Nel secondo run, con il cambio gomme, Zarco lima ancora un decimo e mezzo al suo tempo, e si mette al sicuro. Si accende la lotta per la seconda posizione, l’ultima che assegna un posto in Q2. Rossi fa un giro pulito e molto veloce, arrivando a 26 millesimi da Zarco. “Petrux” gioca la sua carta, sfruttando il gancio offerto da Valentino.

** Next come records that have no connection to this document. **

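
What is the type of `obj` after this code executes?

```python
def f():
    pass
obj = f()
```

A function with no return statement returns None

NoneType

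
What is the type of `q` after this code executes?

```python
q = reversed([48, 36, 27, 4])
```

reversed() on a list returns a list_reverseiterator

list_reverseiterator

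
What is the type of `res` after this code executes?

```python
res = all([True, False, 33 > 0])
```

all() returns bool

bool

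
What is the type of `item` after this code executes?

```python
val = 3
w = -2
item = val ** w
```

int ** negative int returns float

float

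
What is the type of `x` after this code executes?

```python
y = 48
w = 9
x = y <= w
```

Comparison operators return bool

bool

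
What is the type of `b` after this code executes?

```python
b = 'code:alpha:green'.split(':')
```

str.split() returns list

list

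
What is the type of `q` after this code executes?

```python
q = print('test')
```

print() returns None

NoneType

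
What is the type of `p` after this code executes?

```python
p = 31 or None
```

'or' returns first truthy value (31, int)

int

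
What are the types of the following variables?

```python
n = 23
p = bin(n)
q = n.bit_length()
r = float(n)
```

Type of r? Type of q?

float() returns float; int.bit_length() returns int

float, int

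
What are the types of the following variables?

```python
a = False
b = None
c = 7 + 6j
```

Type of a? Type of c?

a is bool; c is complex

bool, complex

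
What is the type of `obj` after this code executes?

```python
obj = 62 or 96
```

'or' returns the first truthy value (62, which is int)

int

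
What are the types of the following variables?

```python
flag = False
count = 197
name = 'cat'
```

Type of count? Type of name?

count is int; name is str

int, str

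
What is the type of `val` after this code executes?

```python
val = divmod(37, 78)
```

divmod() returns a tuple (quotient, remainder)

tuple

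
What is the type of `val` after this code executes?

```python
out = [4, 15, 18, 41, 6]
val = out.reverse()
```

list.reverse() returns None

NoneType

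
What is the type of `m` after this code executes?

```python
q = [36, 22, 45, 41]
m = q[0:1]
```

Slicing a list always returns a list

list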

Putroppo per il ternano, incrocia lungo la strada Aleix Espargaro, che lo rallenta. Danilo rimane fuori per un soffio, e se la prende con il pilota Aprilia.

Dopo una pausa di cinque minuti, scatta la Q2. Maverick Vinales e Fabio Quartararo innescano la battaglia, girando subito sul 23″ alto. Maverick è particolarmente a suo agio sul Red Bull Ring, migliorando il crono ad ogni giro. Sta usando la gomma media al posteriore.

Il secondo run regala uno spettacolo che sembra anticipare lo show della gara (o perlomeno si spera). Quartararo, specialista del giro secco, scavalca Vinales, ma Maverick ribadisce la sua supremazia con un 23″6. Migliora ancora, fino a fermare il cronometro in 1’23″518.

Quartararo, invece, si deve difendere dagli attacchi di Andrea Dovizioso. Il forlivese s’inserisce nella lotta proprio negli ultimi minuti, arrivando fino al secondo posto. Rossi prova a sfruttare il traino del Dovi, ma senza grossi benefici.

Non brilla nemmeno Zarco, nono con un riferimento simile a quello fatto segnare nella Q1

Allo scadere del tempo, Jack Miller e Pol Espargaro balzano in avanti. L’australiano del Pramac Racing strappa il secondo tempo all’ultimo giro, mentre il catalano porta la sua KTM a non meno di 162 millesimi dalla miglior prestazione di Vinales.